As Gunther Oettinger, sits down to discuss standards during his trip to the US this week, Paul Meller explains why Europe’s approach to this important topic does not need a massive overhaul.
Paul Meller is communications director of technology industry association DIGITALEUROPE
Standards make the technology world go round. Without them, there would be no global computing or phone networks. Devices we consider basic ICT equipment today would not have reached a mass market were it not for the standards that underpin them.
DIGITALEUROPE welcomes the attention given to standardisation in the European Commission’s Digital Single Market strategy. We want to work constructively with EU policymakers to make the system even better than it is today, but the system is very good already so the likely changes from this process should only reinforce the approach taken in the most recent standardisation reforms.
In Europe we can boast one of the most important ICT standards of them all – the 23 year-old GSM standard that transformed mobile phones from a niche product to a must have device used by over five billion people from every continent of the globe.
The Global System for Mobile communications started out as a European standard pushed to the fore by government-controlled incumbent telecom operators. GSM had to compete with equivalent network technologies in the US, Japan and elsewhere, but over time its technical superiority led to it being deployed in over 80% of the world.
Standards put Europe at the technological forefront. Many in Europe are now asking how Europe can repeat the success.
No surprise then that standardisation features prominently in the European Commission’s Digital Single Market (DSM) strategy which was unveiled last month.
Some policymakers believe that Europe needs to re-think its approach to standards so that the region can once again lead the world in a vital field of technology. However, the world has moved on since 1992. Incumbent telcos no longer dominate. The convergence with computing has injected more market innovation and a healthy dose of global thinking into the process of developing standards for the ICT industry.
Yet the DSM blueprint appears to call for standardisation to become a top down, European process, with European governments determining what technology standards are needed – in other words they are looking to duplicate the conditions that gave us GSM.
This approach would be a departure from some of the successful elements in place now. Three years ago, the EU adopted a standardisation package of legislation, which paved the way for, among other things, the creation of a multi-stakeholder platform for ICT standardisation (MSP) involving governments, the European Commission, global standards bodies, industry and users’ associations.
The inclusive process steered by the MSP combines?a top-down, as well as a bottom-up approach to standardisation. Governments help identify societal needs, such as in e-Health, while experts from industry and the standards bodies including industry consortia such as the W3C, IETF, OASIS and IEEE do the legwork in developing the standards.
This is the model we need to keep. This approach, combining policy needs and market requirements, led to the near global adoption of the GSM standard; it was a process supported by governments, but led by industry.
It is essential to maintain a global vision in Europe’s approach to standardisation. Mandating standards for the European market and hoping they will be taken up globally would be unrealistic.

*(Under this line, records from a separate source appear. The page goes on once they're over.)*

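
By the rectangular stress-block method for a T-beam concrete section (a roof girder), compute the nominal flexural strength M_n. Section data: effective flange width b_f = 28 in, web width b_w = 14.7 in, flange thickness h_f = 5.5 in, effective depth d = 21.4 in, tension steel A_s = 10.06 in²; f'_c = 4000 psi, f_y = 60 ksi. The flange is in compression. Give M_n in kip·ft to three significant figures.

M_n ≈ 914 kip·ft

Tension: T = A_s f_y = 10.06 × 60 = 603.6 kips.
Try a within the flange: a = T/(0.85 f'_c b_f) = 603.6/(0.85 × 4 × 28) = 6.340 in.
a = 6.340 > h_f = 5.5 in: the block extends into the web. Split into flange-overhang and web parts.
C_f = 0.85 f'_c (b_f − b_w) h_f = 0.85 × 4 × (28 − 14.7) × 5.5 = 248.7 kips.
Remaining web compression depth: a_w = (T − C_f)/(0.85 f'_c b_w) = (603.6 − 248.7)/(0.85 × 4 × 14.7) = 7.101 in.
M_n = C_f(d − h_f/2) + (T − C_f)(d − a_w/2) = 248.7 × (21.4 − 2.75) + 354.9 × (21.4 − 3.5505) = 4638.3 + 6334.8 = 10973.1 kip·in.
M_n = 10973.1/12 = 914.43 kip·ft.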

The conditions that gave birth to the GSM standard no longer exist. In addition to the convergence of telecoms and computing, the world has become much smaller; innovations go global much faster, and ICT technologies built on standards are redefining how we interact with our devices on an almost daily basis.
The standardisation process in Europe needs to involve standards bodies and industry consortia from the very start. If it returns to the old top-down approach that existed in the 1990s, there’s a very real danger that other parts of the world – India, China and Russia, for example – will follow the European lead and become inward-looking, or worse, they could use standardisation as a protectionist tool to keep foreign competitors out.